The Sri Lanka Foreign Service has witnessed a significant deterioration in quality in recent years. There has been a freeze on recruitment and mediocracy, political patronage and a culture of favouritism has set in at the Ministry. A professional foreign service officer is recruited after a countrywide examination conducted by the Department of Examinations and a rigorous interview process. Such a recruitment has not occurred since 2018 and the Ministry has appointed numerous relatives of politicians to the most desired diplomatic posts abroad, both at junior and heads of mission level. This has not only deteriorated the quality of the service but demoralised those who had joined through the proper channels.
Senior foreign service officers also must be held accountable for this deterioration.
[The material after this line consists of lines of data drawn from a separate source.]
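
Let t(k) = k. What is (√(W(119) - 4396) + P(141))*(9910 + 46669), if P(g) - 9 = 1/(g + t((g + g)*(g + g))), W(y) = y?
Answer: 40566350894/79665 + 56579*I*√4277 ≈ 5.0921e+5 + 3.7002e+6*I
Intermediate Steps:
P(g) = 9 + 1/(g + 4*g²) (P(g) = 9 + 1/(g + (g + g)*(g + g)) = 9 + 1/(g + (2*g)*(2*g)) = 9 + 1/(g + 4*g²))
(√(W(119) - 4396) + P(141))*(9910 + 46669) = (√(119 - 4396) + (1 + 9*141 + 36*141²)/(141*(1 + 4*141)))*(9910 + 46669) = (√(-4277) + (1 + 1269 + 36*19881)/(141*(1 + 564)))*56579 = (I*√4277 + (1/141)*(1 + 1269 + 715716)/565)*56579 = (I*√4277 + (1/141)*(1/565)*716986)*56579 = (I*√4277 + 716986/79665)*56579 = (716986/79665 + I*√4277)*56579 = 40566350894/79665 + 56579*I*√4277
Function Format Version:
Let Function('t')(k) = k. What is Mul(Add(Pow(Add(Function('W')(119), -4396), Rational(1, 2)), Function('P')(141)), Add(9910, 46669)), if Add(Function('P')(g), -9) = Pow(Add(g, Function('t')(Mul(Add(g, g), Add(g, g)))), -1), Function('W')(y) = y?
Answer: Add(Rational(40566350894, 79665), Mul(56579, I, Pow(4277, Rational(1, 2)))) ≈ Add(5.0921e+5, Mul(3.7002e+6, I))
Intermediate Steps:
Function('P')(g) = Add(9, Pow(Add(g, Mul(4, Pow(g, 2))), -1)) (Function('P')(g) = Add(9, Pow(Add(g, Mul(Add(g, g), Add(g, g))), -1)) = Add(9, Pow(Add(g, Mul(Mul(2, g), Mul(2, g))), -1)) = Add(9, Pow(Add(g, Mul(4, Pow(g, 2))), -1)))
Mul(Add(Pow(Add(Function('W')(119), -4396), Rational(1, 2)), Function('P')(141)), Add(9910, 46669)) = Mul(Add(Pow(Add(119, -4396), Rational(1, 2)), Mul(Pow(141, -1), Pow(Add(1, Mul(4, 141)), -1), Add(1, Mul(9, 141), Mul(36, Pow(141, 2))))), Add(9910, 46669)) = Mul(Add(Pow(-4277, Rational(1, 2)), Mul(Rational(1, 141), Pow(Add(1, 564), -1), Add(1, 1269, Mul(36, 19881)))), 56579) = Mul(Add(Mul(I, Pow(4277, Rational(1, 2))), Mul(Rational(1, 141), Pow(565, -1), Add(1, 1269, 715716))), 56579) = Mul(Add(Mul(I, Pow(4277, Rational(1, 2))), Mul(Rational(1, 141), Rational(1, 565), 716986)), 56579) = Mul(Add(Mul(I, Pow(4277, Rational(1, 2))), Rational(716986, 79665)), 56579) = Mul(Add(Rational(716986, 79665), Mul(I, Pow(4277, Rational(1, 2)))), 56579) = Add(Rational(40566350894, 79665), Mul(56579, I, Pow(4277, Rational(1, 2))))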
Rather than ensuring higher quality recruitment, enhancement of skills and competencies they have enabled the politicisation of the service for their own narrow objectives. In a system where seniority matters more than competence those in higher positions are naturally inclined to prevent junior officers from adding value to themselves and professional growth. The result has been an increasingly incompetent career foreign service which finds itself unable to deal with modern advances and diplomacy. This deficiency has offered a justification to political authorities to appoint individuals from outside the service.
The legacy of Wijewardena’s immediate predecessors is a diplomatically isolated Sri Lanka that has weakened its position in bilateral and multilateral spheres. For example, one of the first actions of the Gotabaya administration was to cancel the Light Rail Transit System and the East Terminal development project with the government of Japan and India which alienated two of Sri Lanka’s staunchest international partners. The damage done to relations with Japan is yet to be rectified.
On the multilateral front, due to ill-advised, grandstanding at the UN Human Rights Council in 2020-2021 today there is an international mechanism set up at the Office of the High Commissioner on Human Rights with a mandate to collect, consolidate, analyse and preserve information and evidence and to develop possible strategies for future accountability processes on Sri Lanka. This mechanism does not need the consent or support of the Government of Sri Lanka to move forward and will come up for renewal in September this year. Linked to the country’s human rights record is the renewal of the GSP plus trade concessions granted by the European Union. These concessions are at the verge of being lost due to the country’s appalling human rights records and may only be continued due to the economic crisis.
Wijewardena’s immediate predecessors are accused of corruption, favouritism and even being on the pay of foreign interest. It is hoped that she would immediately put a stop to such practices, investigate allegations of corruption including favouritism, recruit a new batch of officers through a competitive examination, minimise political appointments, enhance training and restore the dignity and the professionalism in what used to be an elite government service.This is indeed a high ask but nothing else would suffice at this moment of dire need for a professional diplomatic service. As Sri Lanka struggles to recover from its worst economic disaster since independence it will require all the international support it can muster. It is hoped that Aruni Wijewardena would usher in a new era at the Ministry of Foreign Affairs.